E si realizzeranno gli altri punti dell’ accordo, quelli che riguardano il processo di pace israelo-palestinese? Trump, annunciando l’«enorme svolta per la pace» ha detto che, come prima conseguenza dell’accordo, Israele ha fermato i piani di annessione di alcuni centri ebraici della Cisgiordania (in Giudea e Samaria: si tratterebbe al momento dell’estensione della sovranità alle grandi città di Maale Adumin e di Ariel e dei villaggi del Gush Etzion) che hanno sollevato le proteste dell’Autorità nazionale palestinese. Benjamin Netanyahu nel confermare che il progetto di estensione della sovranità «resta sul tavolo», ha chiarito: «Non ho cambiato il mio piano».

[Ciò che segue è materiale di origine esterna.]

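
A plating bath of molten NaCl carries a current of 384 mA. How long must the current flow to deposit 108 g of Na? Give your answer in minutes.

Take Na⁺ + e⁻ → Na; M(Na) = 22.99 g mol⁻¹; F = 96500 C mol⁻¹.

n(Na) = m/M = 108 / 22.99 = 4.698 mol.
Each Na atom requires 1 electron, so n(e⁻) = 1 × 4.698 = 4.698 mol.
Q = n(e⁻)·F = 4.698 × 96500 = 453300 C.
t = Q/I = 453300 / 0.3840 A = 1181000 s = 19700 min.

19700 min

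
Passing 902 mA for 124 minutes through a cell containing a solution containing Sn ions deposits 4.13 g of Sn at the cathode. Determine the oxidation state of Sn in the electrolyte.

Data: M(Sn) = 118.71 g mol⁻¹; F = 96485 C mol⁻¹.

Q = I·t = 0.9020 A × 7440.0 s = 6711 C, so n(e⁻) = 6711/96485 = 0.06955 mol.
n(Sn) deposited = 4.13 / 118.71 = 0.03479 mol.
Electrons per atom = n(e⁻)/n(Sn) = 0.06955 / 0.03479 = 2.00 ≈ 2, so the ion is Sn²⁺.

+2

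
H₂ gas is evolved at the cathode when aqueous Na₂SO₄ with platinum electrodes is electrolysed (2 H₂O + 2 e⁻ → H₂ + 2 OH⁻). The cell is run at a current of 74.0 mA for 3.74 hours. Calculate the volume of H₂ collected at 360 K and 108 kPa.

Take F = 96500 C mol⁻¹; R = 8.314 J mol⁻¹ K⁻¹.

Q = I·t = 0.07400 A × 13464 s = 996.3 C.
n(e⁻) = Q/F = 996.3 / 96500 = 0.01032 mol.
2 electrons are transferred per H₂ molecule, so n(H₂) = 0.01032 / 2 = 0.005162 mol.
V = nRT/P = (0.005162 × 8.314 × 360) / (108 × 10³ Pa) = 1.43 × 10⁻⁴ m³ = 0.143 L.

0.143 L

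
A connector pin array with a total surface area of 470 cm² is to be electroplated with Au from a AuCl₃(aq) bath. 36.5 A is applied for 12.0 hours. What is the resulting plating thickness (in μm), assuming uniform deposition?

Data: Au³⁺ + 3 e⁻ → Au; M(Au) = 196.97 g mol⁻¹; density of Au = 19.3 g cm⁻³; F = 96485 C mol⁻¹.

1180 μm

Q = I·t = 36.50 × 43200 = 1577000 C; n(e⁻) = 16.34 mol.
n(Au) = n(e⁻)/3 = 5.447 mol, so m = 5.447 × 196.97 = 1073 g.
Volume = m/ρ = 1073 / 19.3 = 55.60 cm³.
Thickness = V/A = 55.60 / 470 = 0.118 cm = 1180 μm.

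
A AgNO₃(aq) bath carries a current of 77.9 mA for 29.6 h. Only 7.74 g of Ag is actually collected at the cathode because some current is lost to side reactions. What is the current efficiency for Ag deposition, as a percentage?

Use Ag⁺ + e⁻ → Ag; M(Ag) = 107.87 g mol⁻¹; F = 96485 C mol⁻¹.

83.4 %

Q = I·t = 0.07790 × 106560 = 8301 C; n(e⁻) = 8301/96485 = 0.08603 mol.
Theoretical n(Ag) = n(e⁻)/1 = 0.08603 mol, i.e. m_theo = 0.08603 × 107.87 = 9.281 g.
Efficiency = m_actual / m_theo = 7.74 / 9.281 = 83.4 %.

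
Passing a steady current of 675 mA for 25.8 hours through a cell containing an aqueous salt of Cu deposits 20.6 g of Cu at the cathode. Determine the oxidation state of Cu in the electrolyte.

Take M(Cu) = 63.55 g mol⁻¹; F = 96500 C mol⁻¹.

+2

Q = I·t = 0.6750 A × 92880 s = 62690 C, so n(e⁻) = 62690/96500 = 0.6497 mol.
n(Cu) deposited = 20.6 / 63.55 = 0.3242 mol.
Electrons per atom = n(e⁻)/n(Cu) = 0.6497 / 0.3242 = 2.00 ≈ 2, so the ion is Cu²⁺.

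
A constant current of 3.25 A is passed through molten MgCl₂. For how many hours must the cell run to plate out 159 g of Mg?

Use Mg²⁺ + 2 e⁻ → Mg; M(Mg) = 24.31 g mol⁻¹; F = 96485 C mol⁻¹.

n(Mg) = m/M = 159 / 24.31 = 6.541 mol.
Each Mg atom requires 2 electrons, so n(e⁻) = 2 × 6.541 = 13.08 mol.
Q = n(e⁻)·F = 13.08 × 96485 = 1262000 C.
t = Q/I = 1262000 / 3.250 A = 388300 s = 108 h.

108 h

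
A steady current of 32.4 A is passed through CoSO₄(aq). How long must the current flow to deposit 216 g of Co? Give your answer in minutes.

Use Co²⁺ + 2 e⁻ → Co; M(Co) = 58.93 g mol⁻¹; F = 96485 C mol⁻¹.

364 min

n(Co) = m/M = 216 / 58.93 = 3.665 mol.
Each Co atom requires 2 electrons, so n(e⁻) = 2 × 3.665 = 7.331 mol.
Q = n(e⁻)·F = 7.331 × 96485 = 707300 C.
t = Q/I = 707300 / 32.40 A = 21830 s = 364 min.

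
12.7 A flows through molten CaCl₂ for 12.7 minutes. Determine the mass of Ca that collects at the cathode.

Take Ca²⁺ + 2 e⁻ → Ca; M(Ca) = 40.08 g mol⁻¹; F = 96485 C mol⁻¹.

2.01 g

Q = I·t = 12.70 A × 762.00 s = 9677 C.
n(e⁻) = Q/F = 9677 / 96485 = 0.1003 mol.
Ca²⁺ + 2 e⁻ → Ca, so n(Ca) = n(e⁻)/2 = 0.05015 mol.
m = n·M = 0.05015 × 40.08 = 2.01 g.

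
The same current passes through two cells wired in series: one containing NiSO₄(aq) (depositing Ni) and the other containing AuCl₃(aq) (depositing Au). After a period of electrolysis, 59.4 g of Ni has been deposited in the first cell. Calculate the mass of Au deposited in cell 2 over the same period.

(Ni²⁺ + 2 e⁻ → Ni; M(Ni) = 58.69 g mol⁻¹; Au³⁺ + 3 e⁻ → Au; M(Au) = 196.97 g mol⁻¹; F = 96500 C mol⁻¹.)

133 g

n(Ni) = 59.4 / 58.69 = 1.012 mol.
Since Ni²⁺ + 2 e⁻ → Ni, n(e⁻) passed = 2 × 1.012 = 2.024 mol.
Cells in series carry the same charge, so the same 2.024 mol of electrons passes through cell 2.
Au³⁺ + 3 e⁻ → Au, so n(Au) = 2.024 / 3 = 0.6747 mol.
m(Au) = 0.6747 × 196.97 = 133 g.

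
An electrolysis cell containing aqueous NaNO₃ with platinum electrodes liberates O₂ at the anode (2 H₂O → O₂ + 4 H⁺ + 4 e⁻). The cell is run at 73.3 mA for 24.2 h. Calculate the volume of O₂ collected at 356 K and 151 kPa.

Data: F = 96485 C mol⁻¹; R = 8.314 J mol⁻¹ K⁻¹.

Q = I·t = 0.07330 A × 87120 s = 6386 C.
n(e⁻) = Q/F = 6386 / 96485 = 0.06619 mol.
4 electrons are transferred per O₂ molecule, so n(O₂) = 0.06619 / 4 = 0.01655 mol.
V = nRT/P = (0.01655 × 8.314 × 356) / (151 × 10³ Pa) = 3.24 × 10⁻⁴ m³ = 0.324 L.

0.324 L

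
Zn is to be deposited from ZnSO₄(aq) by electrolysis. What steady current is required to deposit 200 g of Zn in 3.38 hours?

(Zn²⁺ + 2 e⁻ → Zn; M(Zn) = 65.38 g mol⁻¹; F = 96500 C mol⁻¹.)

48.5 A

n(Zn) = 200 / 65.38 = 3.059 mol.
n(e⁻) = 2 × 3.059 = 6.118 mol.
Q = n(e⁻)·F = 6.118 × 96500 = 590400 C.
I = Q/t = 590400 / 12168 s = 48.5 A.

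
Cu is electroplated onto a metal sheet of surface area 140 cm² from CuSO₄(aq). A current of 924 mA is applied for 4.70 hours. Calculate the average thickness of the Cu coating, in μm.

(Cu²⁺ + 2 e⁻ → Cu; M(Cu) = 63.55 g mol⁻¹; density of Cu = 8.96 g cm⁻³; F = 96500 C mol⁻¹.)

Q = I·t = 0.9240 × 16920 = 15630 C; n(e⁻) = 0.1620 mol.
n(Cu) = n(e⁻)/2 = 0.08101 mol, so m = 0.08101 × 63.55 = 5.148 g.
Volume = m/ρ = 5.148 / 8.96 = 0.5745 cm³.
Thickness = V/A = 0.5745 / 140 = 0.00410 cm = 41.0 μm.

41.0 μm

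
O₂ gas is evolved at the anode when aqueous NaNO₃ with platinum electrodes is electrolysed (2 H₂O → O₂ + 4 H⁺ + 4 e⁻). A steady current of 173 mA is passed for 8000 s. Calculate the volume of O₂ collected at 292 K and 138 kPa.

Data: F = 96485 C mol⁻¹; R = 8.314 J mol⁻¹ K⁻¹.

Q = I·t = 0.1730 A × 8000.0 s = 1384 C.
n(e⁻) = Q/F = 1384 / 96485 = 0.01434 mol.
4 electrons are transferred per O₂ molecule, so n(O₂) = 0.01434 / 4 = 0.003586 mol.
V = nRT/P = (0.003586 × 8.314 × 292) / (138 × 10³ Pa) = 6.31 × 10⁻⁵ m³ = 0.0631 L.

0.0631 L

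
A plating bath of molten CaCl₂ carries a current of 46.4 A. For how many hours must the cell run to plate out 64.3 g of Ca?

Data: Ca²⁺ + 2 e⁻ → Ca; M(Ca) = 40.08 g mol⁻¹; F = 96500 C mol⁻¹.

n(Ca) = m/M = 64.3 / 40.08 = 1.604 mol.
Each Ca atom requires 2 electrons, so n(e⁻) = 2 × 1.604 = 3.209 mol.
Q = n(e⁻)·F = 3.209 × 96500 = 309600 C.
t = Q/I = 309600 / 46.40 A = 6673 s = 1.85 h.

1.85 h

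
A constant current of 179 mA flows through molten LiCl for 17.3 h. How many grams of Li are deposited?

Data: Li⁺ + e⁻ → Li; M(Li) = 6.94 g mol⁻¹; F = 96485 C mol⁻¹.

0.802 g

Q = I·t = 0.1790 A × 62280 s = 11150 C.
n(e⁻) = Q/F = 11150 / 96485 = 0.1155 mol.
Li⁺ + e⁻ → Li, so n(Li) = n(e⁻)/1 = 0.1155 mol.
m = n·M = 0.1155 × 6.94 = 0.802 g.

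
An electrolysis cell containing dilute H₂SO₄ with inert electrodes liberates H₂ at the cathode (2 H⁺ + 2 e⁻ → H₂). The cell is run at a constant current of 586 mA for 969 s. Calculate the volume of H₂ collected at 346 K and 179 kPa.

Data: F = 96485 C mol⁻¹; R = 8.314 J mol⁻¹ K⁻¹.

Q = I·t = 0.5860 A × 969.00 s = 567.8 C.
n(e⁻) = Q/F = 567.8 / 96485 = 0.005885 mol.
2 electrons are transferred per H₂ molecule, so n(H₂) = 0.005885 / 2 = 0.002943 mol.
V = nRT/P = (0.002943 × 8.314 × 346) / (179 × 10³ Pa) = 4.73 × 10⁻⁵ m³ = 0.0473 L.

0.0473 L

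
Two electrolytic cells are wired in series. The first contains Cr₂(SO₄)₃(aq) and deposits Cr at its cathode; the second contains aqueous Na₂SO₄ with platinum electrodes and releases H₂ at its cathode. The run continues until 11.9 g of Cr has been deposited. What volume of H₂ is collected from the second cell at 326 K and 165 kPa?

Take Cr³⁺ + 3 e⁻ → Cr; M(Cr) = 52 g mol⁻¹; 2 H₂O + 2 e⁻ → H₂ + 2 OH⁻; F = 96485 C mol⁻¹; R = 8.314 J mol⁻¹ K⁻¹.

n(Cr) = 11.9 / 52 = 0.2288 mol, so n(e⁻) = 3 × 0.2288 = 0.6865 mol.
The cells are in series, so the same 0.6865 mol of electrons passes through the second cell.
2 H₂O + 2 e⁻ → H₂ + 2 OH⁻ — 2 mol e⁻ per mol H₂, so n(H₂) = 0.6865/2 = 0.3433 mol.
V = nRT/P = (0.3433 × 8.314 × 326) / (165 × 10³) = 0.00564 m³ = 5.64 L.

5.64 L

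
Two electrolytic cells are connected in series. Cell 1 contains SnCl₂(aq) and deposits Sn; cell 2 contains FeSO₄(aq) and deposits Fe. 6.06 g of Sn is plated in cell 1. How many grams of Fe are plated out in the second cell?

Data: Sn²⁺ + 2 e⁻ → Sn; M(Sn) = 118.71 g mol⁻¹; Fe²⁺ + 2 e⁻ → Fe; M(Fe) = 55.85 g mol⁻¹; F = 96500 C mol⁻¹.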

Interessante il commento del ministro degli Esteri degli Emirati Anwar Gargash alla reazione dell’Autorità nazionale palestinese (ANP) che ha respinto con forza l’intesa di Washington – l’ha bollata di «tradimento» e di «aggressione al popolo» – ha ordinato il ritiro del proprio ambasciatore negli Emirati e chiesto una riunione immediata della Lega Araba. «Ci attendevamo di sentire i soliti rumori», ha detto il ministro. «Ne soffriamo, ma alla fin abbiamo deciso di andare avanti, che ci si lasci fare».
Se il presidente Trump ritiene che la «enorme svolta» e «lo storico accordo di pace tra due paesi grandi amici» degli Stati Uniti rappresenta un assist nella sua difficile campagna elettorale, si basa invece sul persistente rifiuto di seguire la strada della cooperazione con Israele e sul disprezzo della opportunità e del privilegio di goderne per primi, ribaditi non solo dall’ANP, ma anche dai leader delle organizzazioni estremiste e terroristiche palestinesi, la previsione di un proseguimento della paralisi del processo di pace.
Mai i palestinesi potranno accettare una realtà territoriale estranea, e perciò nemica, quale è lo Stato ebraico. Per essi la via da seguire appare quella del mantenimento della compiacenza e dell’aiuto (anche finanziario) di quei paesi e organismi, in particolare europei, che finora li hanno sostenuti. Soddisfatti dei consensi di cui godono nell’arena internazionale, e soprattutto delle risoluzioni di cui sono stati beneficiati all’ONU, e dei successi che continuano a raccogliere. Come la recente sentenza del Tribunale di Roma che, accogliendo le denunce di due associazioni palestinesi in Italia, una milanese, l'altra genovese, ha riconosciuto che Gerusalemme non è la capitale di Israele.